Monday 8 December 2014

GOTG

While the Marvel comicbook Guardians Of The Galaxy was a memorable combination of space opera and superhero action, James Gunn’s movie rejects the original comic’s ‘cosmic Avengers’ - a team of genetically adapted 31st century humans, in favour of a newer but dumber generation, in a line-up of supposedly media-friendly stereotypes. Although it’s good to see a blockbuster ‘space movie’ that is not just another pointless addition to the Star Trek franchise, or an undesirable continuance of the overworked Star Wars universe, it’s a shame that Disney fare has been crudely shoehorned into a Marvel venture, and I suspect that many fans of previous space operas, Farscape and Firefly (TV shows that were frightfully over-rated), might enjoy this GOTG movie far more than I did.

Buck Rogers and Flash Gordon are primary influences on this lone-Earthman-lost-in-space adventure, that’s hampered by its affectation for 1980s references (Kevin Bacon was a cultural hero in Footloose?) with a mix-tape batch of tiredly unimpressive (but, probably, easy to acquire the copyright clearances for?) pop songs that can hardly be considered ‘classic rock’ exemplars. They add no dramatic spirit or sense, or even faddish value, to the interstellar warfare scenario that desperately needed some social concern or political relevance in accessible, if metaphorical, terms.

As green Gamora, a weaponised slave ‘daughter’ of death deity Thanos (introduced in Avengers Assemble), Zoe Saldana can do nothing more than overact and strike blank-faced action poses. As blue Nebula, former Doctor Who starlet Karen Gillan so easily out-classes Saldana, especially in their scenes together, that it’s embarrassing to note the misjudged hierarchy of casting choices. Champion wrestler Dave Bautista makes a fist of vengeful Drax the Destroyer, but never manages to grant his intentionally stilted dialogue the right measure of tongue-in-cheek appeal. Glenn Close plays Nova Prime (leader of the star cops) as if she’s got bills to pay and is having a bad hair daze. Michael Rooker makes noble savage Yondu into a blue-skinned variant of The Walking Dead’s redneck Merle.

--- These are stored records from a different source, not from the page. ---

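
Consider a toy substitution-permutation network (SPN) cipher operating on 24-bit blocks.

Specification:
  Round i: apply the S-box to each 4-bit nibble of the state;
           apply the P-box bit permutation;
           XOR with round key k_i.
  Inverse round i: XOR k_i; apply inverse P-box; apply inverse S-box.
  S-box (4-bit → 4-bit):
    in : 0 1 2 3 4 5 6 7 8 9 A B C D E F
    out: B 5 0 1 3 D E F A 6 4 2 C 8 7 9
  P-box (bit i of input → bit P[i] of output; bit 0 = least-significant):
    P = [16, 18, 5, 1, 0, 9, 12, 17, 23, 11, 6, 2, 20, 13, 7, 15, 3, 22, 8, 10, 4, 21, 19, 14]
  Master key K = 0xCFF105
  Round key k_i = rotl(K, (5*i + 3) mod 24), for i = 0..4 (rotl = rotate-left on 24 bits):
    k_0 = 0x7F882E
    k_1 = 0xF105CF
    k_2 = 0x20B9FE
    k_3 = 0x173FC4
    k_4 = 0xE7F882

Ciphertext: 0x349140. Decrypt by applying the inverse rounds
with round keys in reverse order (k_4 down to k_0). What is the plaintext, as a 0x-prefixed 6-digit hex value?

s_0 = ciphertext = 0x349140
s_1 = InvRound(s_0, k_4) = 0xD9EEDF
s_2 = InvRound(s_1, k_3) = 0x5ED358
s_3 = InvRound(s_2, k_2) = 0x6BE886
s_4 = InvRound(s_3, k_1) = 0xC50EF2
s_5 = InvRound(s_4, k_0) = 0xEF5582

0xEF5582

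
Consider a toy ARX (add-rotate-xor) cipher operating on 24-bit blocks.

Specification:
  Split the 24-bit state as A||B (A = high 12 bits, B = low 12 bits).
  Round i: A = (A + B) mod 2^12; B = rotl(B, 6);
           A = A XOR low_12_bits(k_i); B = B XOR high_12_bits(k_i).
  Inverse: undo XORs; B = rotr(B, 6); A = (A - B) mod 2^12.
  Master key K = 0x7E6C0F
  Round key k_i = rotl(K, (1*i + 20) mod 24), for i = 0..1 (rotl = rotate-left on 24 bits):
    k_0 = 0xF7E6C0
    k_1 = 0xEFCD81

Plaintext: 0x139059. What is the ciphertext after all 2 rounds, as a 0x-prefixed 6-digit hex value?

0xD10118

s_0 = plaintext = 0x139059
s_1 = Round(s_0, k_0) = 0x75293F
s_2 = Round(s_1, k_1) = 0xD10118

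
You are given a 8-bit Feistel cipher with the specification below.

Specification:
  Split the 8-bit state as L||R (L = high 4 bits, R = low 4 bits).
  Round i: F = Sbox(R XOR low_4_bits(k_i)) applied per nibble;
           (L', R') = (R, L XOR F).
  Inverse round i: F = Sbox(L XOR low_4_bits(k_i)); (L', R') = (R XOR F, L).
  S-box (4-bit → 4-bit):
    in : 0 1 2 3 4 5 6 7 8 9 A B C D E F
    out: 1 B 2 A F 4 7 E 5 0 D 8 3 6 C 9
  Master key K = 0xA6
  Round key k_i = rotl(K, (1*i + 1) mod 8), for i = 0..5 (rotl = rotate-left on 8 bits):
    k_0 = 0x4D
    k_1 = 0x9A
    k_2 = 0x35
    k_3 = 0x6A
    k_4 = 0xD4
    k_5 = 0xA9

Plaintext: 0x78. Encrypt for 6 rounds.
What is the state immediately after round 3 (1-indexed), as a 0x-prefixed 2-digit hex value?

s_0 = plaintext = 0x78
s_1 = Round(s_0, k_0) = 0x83
s_2 = Round(s_1, k_1) = 0x38
s_3 = Round(s_2, k_2) = 0x85
s_4 = Round(s_3, k_3) = 0x51
s_5 = Round(s_4, k_4) = 0x11
s_6 = Round(s_5, k_5) = 0x14

0x85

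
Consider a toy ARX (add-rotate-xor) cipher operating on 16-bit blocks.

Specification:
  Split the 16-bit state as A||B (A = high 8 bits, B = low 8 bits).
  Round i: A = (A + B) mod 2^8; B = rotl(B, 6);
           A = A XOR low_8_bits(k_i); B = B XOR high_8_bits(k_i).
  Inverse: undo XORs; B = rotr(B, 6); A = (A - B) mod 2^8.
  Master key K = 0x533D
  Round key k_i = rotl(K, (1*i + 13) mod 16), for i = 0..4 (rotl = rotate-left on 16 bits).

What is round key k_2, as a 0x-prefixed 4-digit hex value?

K = 0x533D
k_0 = rotl(K, (1*0+13) mod 16) = rotl(K, 13) = 0xAA67
k_1 = rotl(K, (1*1+13) mod 16) = rotl(K, 14) = 0x54CF
k_2 = rotl(K, (1*2+13) mod 16) = rotl(K, 15) = 0xA99E

0xA99E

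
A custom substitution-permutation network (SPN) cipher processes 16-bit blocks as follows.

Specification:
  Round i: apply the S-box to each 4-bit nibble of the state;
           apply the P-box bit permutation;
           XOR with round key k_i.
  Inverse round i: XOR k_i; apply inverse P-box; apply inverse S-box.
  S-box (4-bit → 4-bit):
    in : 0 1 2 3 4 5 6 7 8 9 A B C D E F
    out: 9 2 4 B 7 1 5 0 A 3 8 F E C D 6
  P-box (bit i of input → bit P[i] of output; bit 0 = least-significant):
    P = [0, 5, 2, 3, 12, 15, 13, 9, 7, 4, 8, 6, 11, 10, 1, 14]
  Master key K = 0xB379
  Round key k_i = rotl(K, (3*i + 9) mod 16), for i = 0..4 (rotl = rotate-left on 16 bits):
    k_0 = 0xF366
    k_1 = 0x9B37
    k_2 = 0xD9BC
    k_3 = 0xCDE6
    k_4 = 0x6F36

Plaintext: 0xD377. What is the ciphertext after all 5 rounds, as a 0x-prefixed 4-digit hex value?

0xF423

s_0 = plaintext = 0xD377
s_1 = Round(s_0, k_0) = 0xB3B4
s_2 = Round(s_1, k_1) = 0x65C0
s_3 = Round(s_2, k_2) = 0x7337
s_4 = Round(s_3, k_3) = 0x5F36
s_5 = Round(s_4, k_4) = 0xF423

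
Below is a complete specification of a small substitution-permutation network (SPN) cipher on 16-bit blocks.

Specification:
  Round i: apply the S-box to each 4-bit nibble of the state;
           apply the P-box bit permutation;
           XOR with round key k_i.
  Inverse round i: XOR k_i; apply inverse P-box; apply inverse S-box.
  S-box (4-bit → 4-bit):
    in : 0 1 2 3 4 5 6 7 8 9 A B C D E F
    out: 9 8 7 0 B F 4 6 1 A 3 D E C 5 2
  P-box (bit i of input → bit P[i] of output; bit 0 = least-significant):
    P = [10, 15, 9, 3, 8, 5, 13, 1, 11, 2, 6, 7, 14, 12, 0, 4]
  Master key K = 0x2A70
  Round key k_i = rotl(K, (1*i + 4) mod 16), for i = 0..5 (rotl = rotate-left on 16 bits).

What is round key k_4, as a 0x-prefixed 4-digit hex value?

0x702A

K = 0x2A70
k_0 = rotl(K, (1*0+4) mod 16) = rotl(K, 4) = 0xA702
k_1 = rotl(K, (1*1+4) mod 16) = rotl(K, 5) = 0x4E05
k_2 = rotl(K, (1*2+4) mod 16) = rotl(K, 6) = 0x9C0A
k_3 = rotl(K, (1*3+4) mod 16) = rotl(K, 7) = 0x3815
k_4 = rotl(K, (1*4+4) mod 16) = rotl(K, 8) = 0x702A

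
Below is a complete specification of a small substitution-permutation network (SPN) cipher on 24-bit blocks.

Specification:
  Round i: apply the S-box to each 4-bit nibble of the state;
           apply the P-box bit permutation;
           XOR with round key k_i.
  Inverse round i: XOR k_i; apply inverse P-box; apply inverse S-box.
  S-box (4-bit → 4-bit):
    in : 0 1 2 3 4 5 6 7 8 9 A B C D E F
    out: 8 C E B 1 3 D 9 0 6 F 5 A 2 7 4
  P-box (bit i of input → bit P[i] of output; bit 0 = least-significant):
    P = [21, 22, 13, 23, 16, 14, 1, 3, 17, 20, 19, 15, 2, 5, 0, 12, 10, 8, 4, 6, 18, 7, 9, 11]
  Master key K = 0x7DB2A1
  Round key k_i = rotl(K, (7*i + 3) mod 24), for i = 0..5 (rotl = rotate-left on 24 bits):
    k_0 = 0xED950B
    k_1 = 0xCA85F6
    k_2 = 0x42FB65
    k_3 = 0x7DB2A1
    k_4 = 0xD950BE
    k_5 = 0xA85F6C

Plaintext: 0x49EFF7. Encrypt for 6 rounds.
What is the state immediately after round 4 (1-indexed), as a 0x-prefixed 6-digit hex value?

0x002241

s_0 = plaintext = 0x49EFF7
s_1 = Round(s_0, k_0) = 0x41943C
s_2 = Round(s_1, k_1) = 0x0DC58F
s_3 = Round(s_2, k_2) = 0x50C245
s_4 = Round(s_3, k_3) = 0x002241
s_5 = Round(s_4, k_4) = 0x40E8DF
s_6 = Round(s_5, k_5) = 0xAC3F09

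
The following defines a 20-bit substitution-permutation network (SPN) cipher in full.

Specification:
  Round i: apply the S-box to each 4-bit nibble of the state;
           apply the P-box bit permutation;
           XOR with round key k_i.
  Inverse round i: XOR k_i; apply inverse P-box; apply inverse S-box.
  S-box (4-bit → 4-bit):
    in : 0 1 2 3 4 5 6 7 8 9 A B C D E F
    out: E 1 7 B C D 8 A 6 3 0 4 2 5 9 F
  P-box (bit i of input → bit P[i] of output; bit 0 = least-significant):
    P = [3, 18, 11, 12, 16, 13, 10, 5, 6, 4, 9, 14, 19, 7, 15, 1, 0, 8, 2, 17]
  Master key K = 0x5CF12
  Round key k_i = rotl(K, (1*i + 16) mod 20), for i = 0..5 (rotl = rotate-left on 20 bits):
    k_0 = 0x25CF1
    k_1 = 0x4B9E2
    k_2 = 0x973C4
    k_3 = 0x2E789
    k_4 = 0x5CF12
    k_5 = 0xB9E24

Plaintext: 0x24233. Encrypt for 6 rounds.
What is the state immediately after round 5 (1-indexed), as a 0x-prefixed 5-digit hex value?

0xDFCA6

s_0 = plaintext = 0x24233
s_1 = Round(s_0, k_0) = 0x7EF8E
s_2 = Round(s_1, k_1) = 0xECEB8
s_3 = Round(s_2, k_2) = 0xF3F05
s_4 = Round(s_3, k_3) = 0x89876
s_5 = Round(s_4, k_4) = 0xDFCA6
s_6 = Round(s_5, k_5) = 0x30EB3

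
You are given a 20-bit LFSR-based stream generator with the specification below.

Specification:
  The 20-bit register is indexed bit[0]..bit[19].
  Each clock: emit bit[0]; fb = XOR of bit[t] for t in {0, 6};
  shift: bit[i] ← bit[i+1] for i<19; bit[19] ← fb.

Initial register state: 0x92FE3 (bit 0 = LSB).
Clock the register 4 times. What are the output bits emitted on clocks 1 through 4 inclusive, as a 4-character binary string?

1100

reg_0 = 0x92FE3
clock 1: out=1, reg = 0x497F1
clock 2: out=1, reg = 0x24BF8
clock 3: out=0, reg = 0x925FC
clock 4: out=0, reg = 0xC92FE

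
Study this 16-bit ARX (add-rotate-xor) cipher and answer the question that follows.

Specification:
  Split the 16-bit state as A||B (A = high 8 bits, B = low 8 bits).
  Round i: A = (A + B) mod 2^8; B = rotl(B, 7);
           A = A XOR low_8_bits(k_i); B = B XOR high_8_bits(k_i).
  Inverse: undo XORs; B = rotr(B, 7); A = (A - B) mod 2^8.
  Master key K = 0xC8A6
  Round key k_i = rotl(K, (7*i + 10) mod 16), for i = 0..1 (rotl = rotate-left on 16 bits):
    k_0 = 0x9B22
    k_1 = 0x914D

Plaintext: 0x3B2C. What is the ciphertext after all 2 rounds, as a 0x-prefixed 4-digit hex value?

s_0 = plaintext = 0x3B2C
s_1 = Round(s_0, k_0) = 0x458D
s_2 = Round(s_1, k_1) = 0x9F57

0x9F57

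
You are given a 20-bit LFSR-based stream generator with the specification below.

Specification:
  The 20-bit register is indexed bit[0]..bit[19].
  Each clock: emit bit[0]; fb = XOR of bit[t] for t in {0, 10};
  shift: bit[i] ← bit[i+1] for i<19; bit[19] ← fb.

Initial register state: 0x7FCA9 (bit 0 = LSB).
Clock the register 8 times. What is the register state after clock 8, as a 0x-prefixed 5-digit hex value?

0x567FC

reg_0 = 0x7FCA9
clock 1: out=1, reg = 0x3FE54
clock 2: out=0, reg = 0x9FF2A
clock 3: out=0, reg = 0xCFF95
clock 4: out=1, reg = 0x67FCA
clock 5: out=0, reg = 0xB3FE5
clock 6: out=1, reg = 0x59FF2
clock 7: out=0, reg = 0xACFF9
clock 8: out=1, reg = 0x567FC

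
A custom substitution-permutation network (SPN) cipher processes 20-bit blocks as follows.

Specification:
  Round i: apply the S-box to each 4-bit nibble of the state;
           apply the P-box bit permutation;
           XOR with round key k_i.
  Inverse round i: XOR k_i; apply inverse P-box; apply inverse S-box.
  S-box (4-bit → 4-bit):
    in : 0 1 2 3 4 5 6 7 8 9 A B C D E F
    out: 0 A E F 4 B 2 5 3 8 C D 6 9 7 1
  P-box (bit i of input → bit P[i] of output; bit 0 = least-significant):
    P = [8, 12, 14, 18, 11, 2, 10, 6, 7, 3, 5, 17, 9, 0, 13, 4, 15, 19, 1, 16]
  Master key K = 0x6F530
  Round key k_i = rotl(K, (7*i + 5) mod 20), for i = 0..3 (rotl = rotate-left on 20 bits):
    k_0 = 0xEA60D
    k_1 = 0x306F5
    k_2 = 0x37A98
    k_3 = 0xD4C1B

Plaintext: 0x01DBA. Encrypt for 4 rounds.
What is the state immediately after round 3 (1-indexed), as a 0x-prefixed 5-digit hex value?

0x238F0

s_0 = plaintext = 0x01DBA
s_1 = Round(s_0, k_0) = 0x8EADC
s_2 = Round(s_1, k_1) = 0x9FC94
s_3 = Round(s_2, k_2) = 0x238F0
s_4 = Round(s_3, k_3) = 0x46680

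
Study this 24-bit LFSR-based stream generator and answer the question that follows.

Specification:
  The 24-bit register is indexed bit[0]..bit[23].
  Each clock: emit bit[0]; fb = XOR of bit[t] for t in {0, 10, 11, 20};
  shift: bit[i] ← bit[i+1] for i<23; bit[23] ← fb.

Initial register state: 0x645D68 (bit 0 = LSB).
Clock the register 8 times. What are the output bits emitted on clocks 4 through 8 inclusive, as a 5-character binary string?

10110

reg_0 = 0x645D68
clock 1: out=0, reg = 0x322EB4
clock 2: out=0, reg = 0x99175A
clock 3: out=0, reg = 0x4C8BAD
clock 4: out=1, reg = 0x2645D6
clock 5: out=0, reg = 0x9322EB
clock 6: out=1, reg = 0x499175
clock 7: out=1, reg = 0xA4C8BA
clock 8: out=0, reg = 0xD2645D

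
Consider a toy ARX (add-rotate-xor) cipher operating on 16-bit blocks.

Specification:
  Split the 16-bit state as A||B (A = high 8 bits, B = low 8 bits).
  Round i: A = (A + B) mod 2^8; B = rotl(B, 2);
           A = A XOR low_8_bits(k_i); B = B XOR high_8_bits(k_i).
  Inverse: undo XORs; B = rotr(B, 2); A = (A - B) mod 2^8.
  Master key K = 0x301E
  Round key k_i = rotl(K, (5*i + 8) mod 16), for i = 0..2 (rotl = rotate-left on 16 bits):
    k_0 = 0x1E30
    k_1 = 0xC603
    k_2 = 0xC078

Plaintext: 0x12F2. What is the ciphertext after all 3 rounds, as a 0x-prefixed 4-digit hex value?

s_0 = plaintext = 0x12F2
s_1 = Round(s_0, k_0) = 0x34D5
s_2 = Round(s_1, k_1) = 0x0A91
s_3 = Round(s_2, k_2) = 0xE386

0xE386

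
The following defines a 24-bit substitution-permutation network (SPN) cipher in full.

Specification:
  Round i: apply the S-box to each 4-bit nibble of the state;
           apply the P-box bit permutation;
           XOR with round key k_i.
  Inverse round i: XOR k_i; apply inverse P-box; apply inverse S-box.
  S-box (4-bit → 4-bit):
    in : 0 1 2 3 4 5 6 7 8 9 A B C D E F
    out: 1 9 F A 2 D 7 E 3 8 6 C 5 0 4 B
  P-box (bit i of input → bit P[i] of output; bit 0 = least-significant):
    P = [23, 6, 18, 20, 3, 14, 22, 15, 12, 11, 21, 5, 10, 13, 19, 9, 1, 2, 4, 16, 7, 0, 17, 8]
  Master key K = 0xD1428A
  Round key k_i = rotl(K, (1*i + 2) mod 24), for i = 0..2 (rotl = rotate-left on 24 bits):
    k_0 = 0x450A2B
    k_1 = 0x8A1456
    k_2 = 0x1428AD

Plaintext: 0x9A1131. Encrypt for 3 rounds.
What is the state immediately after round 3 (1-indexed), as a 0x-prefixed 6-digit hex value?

0x912335

s_0 = plaintext = 0x9A1131
s_1 = Round(s_0, k_0) = 0xD5DD1F
s_2 = Round(s_1, k_1) = 0x1B940C
s_3 = Round(s_2, k_2) = 0x912335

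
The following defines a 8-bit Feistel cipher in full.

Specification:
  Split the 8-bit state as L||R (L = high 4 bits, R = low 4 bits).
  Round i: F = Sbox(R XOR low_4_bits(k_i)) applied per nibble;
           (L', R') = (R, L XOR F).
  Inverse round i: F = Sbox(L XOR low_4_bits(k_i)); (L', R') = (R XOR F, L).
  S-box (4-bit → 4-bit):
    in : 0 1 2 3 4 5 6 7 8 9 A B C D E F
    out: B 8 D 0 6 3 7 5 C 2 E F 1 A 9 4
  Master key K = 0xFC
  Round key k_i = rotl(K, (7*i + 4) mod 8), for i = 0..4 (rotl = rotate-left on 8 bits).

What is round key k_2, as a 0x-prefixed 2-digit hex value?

0xF3

K = 0xFC
k_0 = rotl(K, (7*0+4) mod 8) = rotl(K, 4) = 0xCF
k_1 = rotl(K, (7*1+4) mod 8) = rotl(K, 3) = 0xE7
k_2 = rotl(K, (7*2+4) mod 8) = rotl(K, 2) = 0xF3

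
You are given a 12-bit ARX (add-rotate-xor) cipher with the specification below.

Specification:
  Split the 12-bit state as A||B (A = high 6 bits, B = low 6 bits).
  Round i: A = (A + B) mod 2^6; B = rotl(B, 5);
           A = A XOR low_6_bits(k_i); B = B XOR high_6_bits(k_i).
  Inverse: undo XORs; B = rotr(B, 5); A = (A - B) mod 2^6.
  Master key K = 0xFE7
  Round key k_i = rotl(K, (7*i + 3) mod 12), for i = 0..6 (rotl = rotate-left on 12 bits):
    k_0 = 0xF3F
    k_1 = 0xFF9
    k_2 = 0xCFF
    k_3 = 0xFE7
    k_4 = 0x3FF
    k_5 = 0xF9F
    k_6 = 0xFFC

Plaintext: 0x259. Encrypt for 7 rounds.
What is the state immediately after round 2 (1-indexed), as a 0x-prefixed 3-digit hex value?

0x537

s_0 = plaintext = 0x259
s_1 = Round(s_0, k_0) = 0x750
s_2 = Round(s_1, k_1) = 0x537
s_3 = Round(s_2, k_2) = 0xD08
s_4 = Round(s_3, k_3) = 0x6FB
s_5 = Round(s_4, k_4) = 0xA72
s_6 = Round(s_5, k_5) = 0x127
s_7 = Round(s_6, k_6) = 0x5CC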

Apart from the welcome presence of Benicio del Toro, as the creepy Collector, there is very little here that is appropriately uncanny with eerie alien improbability. Cheap TV show Lexx boasted rather more genuinely imaginative and witty use of its sci-fi weird aspects, and even the Riddick movies had a greater dosage of astronomical and inter-planetary strangeness. Now if only they could hurry up and remake Blake’s 7 on such a widescreen scale as this, that might offer us a lot more chills, and real fun!